Now what I am very confused on what I should do. Should I continue my studies at Seneca ? And after apply to RMC? Or Apply to RMC and show them that I am very confident on getting a degree? I know its hard to get into RMC and I don't have the marks. Is there another way to get into RMC ? Sorry for all the questions. 

If anyone can help me out id appreciate it a lot !

Thanks !!


Other info; I'm involved in community services, play rec sports also tutoring.


----------



## brihard (29 Feb 2012)

Skatanic said:
			
		

> I'm 18 years old currently live in Toronto and I just recently decided that I want to join the military and get my wings.
> I finished high school with a 65% (I didn't try) average (M, U course and a few C courses), and now enrolled in Seneca for Police Foundations (2 year program). I know in order to become a pilot in the CF you need to have a university degree or go for ROTP at RMC.
> 
> Now what I am very confused on what I should do. Should I continue my studies at Seneca ? And after apply to RMC? Or Apply to RMC and show them that I am very confident on getting a degree? I know its hard to get into RMC and I don't have the marks. Is there another way to get into RMC ? Sorry for all the questions.
> ...



Finsh police foundations. It won't likely get you a job, but it gives you a chance to pull your head out of your ass academically and salvage some better grades. The military will have no interest in subsidizing a university education if you don't demonstrate that you'll likely do well. And I don't mean scrape a pass.

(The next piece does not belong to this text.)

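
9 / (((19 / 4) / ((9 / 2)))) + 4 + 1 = 257 / 19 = 13.53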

The same arrangement at RMC - ROTP - can be done at other universities as well; you need not attend RMC to have your university education susidized and to enter the CF as an officer.

Pilot is extremely competitive, however, and with your grades you're fighting an uphill battle. Start now; get your grades up, and volunteer to show community involvement and to gain leadership experience.


----------



## Skatanic (29 Feb 2012)

Thanks


----------